Intensity Not Duration

One key to maximizing results is understanding the importance of intensity.

When you are weight training to change your body composition your goal should be to overload your muscles with a heavy resistance. This is best achieved by using a weight that you can complete at least 4 reps on your own but no more than 6 reps. (Always with good control and execution of each rep.)

If you are not challenging yourself with your weight selection (this goes for women too) you will be limiting your results.

People will sometimes look at a Max-OT workout and see I only do 4 sets for biceps for example and will say to themselves there is no way that is enough. Then they will try it for themselves and tell me it doesn't "feel" like they did anything.

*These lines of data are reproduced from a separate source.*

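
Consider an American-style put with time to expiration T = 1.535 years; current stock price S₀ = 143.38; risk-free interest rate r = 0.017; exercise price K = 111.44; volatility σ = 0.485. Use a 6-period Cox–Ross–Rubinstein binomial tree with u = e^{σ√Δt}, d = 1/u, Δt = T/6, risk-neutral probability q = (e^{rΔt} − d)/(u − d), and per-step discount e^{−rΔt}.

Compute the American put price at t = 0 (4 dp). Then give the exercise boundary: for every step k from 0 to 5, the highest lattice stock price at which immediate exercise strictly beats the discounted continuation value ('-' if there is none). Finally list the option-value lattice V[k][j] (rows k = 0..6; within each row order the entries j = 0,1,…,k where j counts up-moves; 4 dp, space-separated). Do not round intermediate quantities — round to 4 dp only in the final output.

Δt=0.25583  u=1.27802  d=0.78246  q=0.44777  discount=0.99566
step 6 (expiry): payoffs max(K−S,0) = 78.5351 57.6952 23.6566 0.0000 0.0000 0.0000 0.0000
step 5: (k=5,j=0): S=42.0531, (K−S)⁺=69.3869, hold=68.9032 ⇒ V=69.3869 exercise | (k=5,j=1): S=68.6870, (K−S)⁺=42.7530, hold=42.2694 ⇒ V=42.7530 exercise | (k=5,j=2): S=112.1891, (K−S)⁺=0.0000, hold=13.0071 ⇒ V=13.0071 continue | (k=5,j=3): S=183.2427, (K−S)⁺=0.0000, hold=0.0000 ⇒ V=0.0000 continue | (k=5,j=4): S=299.2972, (K−S)⁺=0.0000, hold=0.0000 ⇒ V=0.0000 continue | (k=5,j=5): S=488.8534, (K−S)⁺=0.0000, hold=0.0000 ⇒ V=0.0000 continue  boundary S*=68.6870
step 4: (k=4,j=0): S=53.7448, (K−S)⁺=57.6952, hold=57.2116 ⇒ V=57.6952 exercise | (k=4,j=1): S=87.7834, (K−S)⁺=23.6566, hold=29.3059 ⇒ V=29.3059 continue | (k=4,j=2): S=143.3800, (K−S)⁺=0.0000, hold=7.1517 ⇒ V=7.1517 continue | (k=4,j=3): S=234.1880, (K−S)⁺=0.0000, hold=0.0000 ⇒ V=0.0000 continue | (k=4,j=4): S=382.5081, (K−S)⁺=0.0000, hold=0.0000 ⇒ V=0.0000 continue  boundary S*=53.7448
step 3: (k=3,j=0): S=68.6870, (K−S)⁺=42.7530, hold=44.7880 ⇒ V=44.7880 continue | (k=3,j=1): S=112.1891, (K−S)⁺=0.0000, hold=19.3017 ⇒ V=19.3017 continue | (k=3,j=2): S=183.2427, (K−S)⁺=0.0000, hold=3.9322 ⇒ V=3.9322 continue | (k=3,j=3): S=299.2972, (K−S)⁺=0.0000, hold=0.0000 ⇒ V=0.0000 continue  boundary S*=-
step 2: (k=2,j=0): S=87.7834, (K−S)⁺=23.6566, hold=33.2311 ⇒ V=33.2311 continue | (k=2,j=1): S=143.3800, (K−S)⁺=0.0000, hold=12.3658 ⇒ V=12.3658 continue | (k=2,j=2): S=234.1880, (K−S)⁺=0.0000, hold=2.1621 ⇒ V=2.1621 continue  boundary S*=-
step 1: (k=1,j=0): S=112.1891, (K−S)⁺=0.0000, hold=23.7845 ⇒ V=23.7845 continue | (k=1,j=1): S=183.2427, (K−S)⁺=0.0000, hold=7.7630 ⇒ V=7.7630 continue  boundary S*=-
step 0: (k=0,j=0): S=143.3800, (K−S)⁺=0.0000, hold=16.5384 ⇒ V=16.5384 continue  boundary S*=-

price = 16.5384
boundary = - - - - 53.7448 68.6870
tree:
16.5384
23.7845 7.7630
33.2311 12.3658 2.1621
44.7880 19.3017 3.9322 0.0000
57.6952 29.3059 7.1517 0.0000 0.0000
69.3869 42.7530 13.0071 0.0000 0.0000 0.0000
78.5351 57.6952 23.6566 0.0000 0.0000 0.0000 0.0000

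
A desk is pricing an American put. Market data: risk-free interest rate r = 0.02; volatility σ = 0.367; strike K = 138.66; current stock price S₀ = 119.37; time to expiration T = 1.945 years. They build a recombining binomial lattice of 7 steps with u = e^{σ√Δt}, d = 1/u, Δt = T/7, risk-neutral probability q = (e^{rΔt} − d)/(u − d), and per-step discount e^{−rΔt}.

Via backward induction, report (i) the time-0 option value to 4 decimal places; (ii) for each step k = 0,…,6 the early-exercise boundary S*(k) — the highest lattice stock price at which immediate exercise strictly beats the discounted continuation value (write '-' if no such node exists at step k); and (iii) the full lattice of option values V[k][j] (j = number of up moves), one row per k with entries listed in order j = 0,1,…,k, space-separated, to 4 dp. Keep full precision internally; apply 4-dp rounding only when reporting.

price = 33.7401
boundary = - - - 66.8110 81.0706 66.8110 81.0706
tree:
33.7401
45.0629 21.1736
58.0702 30.7022 10.5121
71.8490 42.9814 17.0041 3.2014
83.6006 57.5894 26.7623 6.0297 0.0000
93.2851 71.8490 40.4910 11.3566 0.0000 0.0000
101.2662 83.6006 57.5894 21.3896 0.0000 0.0000 0.0000
107.8434 93.2851 71.8490 40.2862 0.0000 0.0000 0.0000 0.0000

Δt=0.27786, u=1.21343, d=0.82411, q=0.46610, disc=e^(-rΔt)=0.99446
k=7 terminal: V=max(K-S,0) → 107.8434 93.2851 71.8490 40.2862 0.0000 0.0000 0.0000 0.0000
k=6: j=0 S=37.3938 intr=101.2662 cont=100.4977 V=101.2662[EX]; j=1 S=55.0594 intr=83.6006 cont=82.8321 V=83.6006[EX]; j=2 S=81.0706 intr=57.5894 cont=56.8210 V=57.5894[EX]; j=3 S=119.3700 intr=19.2900 cont=21.3896 V=21.3896[hold]; j=4 S=175.7628 intr=0.0000 cont=0.0000 V=0.0000[hold]; j=5 S=258.7966 intr=0.0000 cont=0.0000 V=0.0000[hold]; j=6 S=381.0572 intr=0.0000 cont=0.0000 V=0.0000[hold]  S*(6)=81.0706
k=5: j=0 S=45.3749 intr=93.2851 cont=92.5166 V=93.2851[EX]; j=1 S=66.8110 intr=71.8490 cont=71.0806 V=71.8490[EX]; j=2 S=98.3738 intr=40.2862 cont=40.4910 V=40.4910[hold]; j=3 S=144.8475 intr=0.0000 cont=11.3566 V=11.3566[hold]; j=4 S=213.2764 intr=0.0000 cont=0.0000 V=0.0000[hold]; j=5 S=314.0323 intr=0.0000 cont=0.0000 V=0.0000[hold]  S*(5)=66.8110
k=4: j=0 S=55.0594 intr=83.6006 cont=82.8321 V=83.6006[EX]; j=1 S=81.0706 intr=57.5894 cont=56.9159 V=57.5894[EX]; j=2 S=119.3700 intr=19.2900 cont=26.7623 V=26.7623[hold]; j=3 S=175.7628 intr=0.0000 cont=6.0297 V=6.0297[hold]; j=4 S=258.7966 intr=0.0000 cont=0.0000 V=0.0000[hold]  S*(4)=81.0706
k=3: j=0 S=66.8110 intr=71.8490 cont=71.0806 V=71.8490[EX]; j=1 S=98.3738 intr=40.2862 cont=42.9814 V=42.9814[hold]; j=2 S=144.8475 intr=0.0000 cont=17.0041 V=17.0041[hold]; j=3 S=213.2764 intr=0.0000 cont=3.2014 V=3.2014[hold]  S*(3)=66.8110
k=2: j=0 S=81.0706 intr=57.5894 cont=58.0702 V=58.0702[hold]; j=1 S=119.3700 intr=19.2900 cont=30.7022 V=30.7022[hold]; j=2 S=175.7628 intr=0.0000 cont=10.5121 V=10.5121[hold]  S*(2)=-
k=1: j=0 S=98.3738 intr=40.2862 cont=45.0629 V=45.0629[hold]; j=1 S=144.8475 intr=0.0000 cont=21.1736 V=21.1736[hold]  S*(1)=-
k=0: j=0 S=119.3700 intr=19.2900 cont=33.7401 V=33.7401[hold]  S*(0)=-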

When I get that answer I know that the person's intensity level was not where it needs to be because if you do 4 sets with high intensity I guarantee you will not want to do the 5th set.

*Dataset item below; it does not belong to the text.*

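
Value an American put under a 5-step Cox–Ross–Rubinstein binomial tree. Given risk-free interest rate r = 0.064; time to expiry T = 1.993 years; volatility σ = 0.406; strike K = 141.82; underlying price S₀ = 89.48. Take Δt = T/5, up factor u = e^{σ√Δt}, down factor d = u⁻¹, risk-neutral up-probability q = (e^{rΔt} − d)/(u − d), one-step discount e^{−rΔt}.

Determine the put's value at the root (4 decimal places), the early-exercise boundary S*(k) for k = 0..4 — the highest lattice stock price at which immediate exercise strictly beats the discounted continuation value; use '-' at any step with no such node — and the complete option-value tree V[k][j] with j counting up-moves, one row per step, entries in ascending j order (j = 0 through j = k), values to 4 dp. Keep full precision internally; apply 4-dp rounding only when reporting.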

When you are striving to build muscle (again this is for women too because there should always be a strong muscle building component to each workout if you want to change body composition) you need to continually overload the muscle with a heavy resistance NOT fatigue the muscle with countless high rep sets.

One way to improve your intensity is by working to better your numbers each workout. You should try to either increase weight on at least one exercise or achieve more reps than the week before. A training journal is a helpful tool to ensure that you never go backwards with your weight selection because you will have a detailed account of your progress at your fingertips.

Remember, to best change your body composition focus on the intensity of your workouts NOT the duration. Keep a journal and strive to better your numbers each workout.

Believe. Achieve.


  1. At times I may not be sore at all after a day of a great and intense workout, but other times I may be really sore after a so-so workout. Why is it that workout intensity and post-workout muscle soreness (delayed-onset muscle soreness) sometimes don't correlate? Is muscle soreness a good indicator of how well a muscle was worked during a workout?

  2. Muscle soreness is not an indication of overload success of a workout. So don't judge your workout based on if you are sore or not.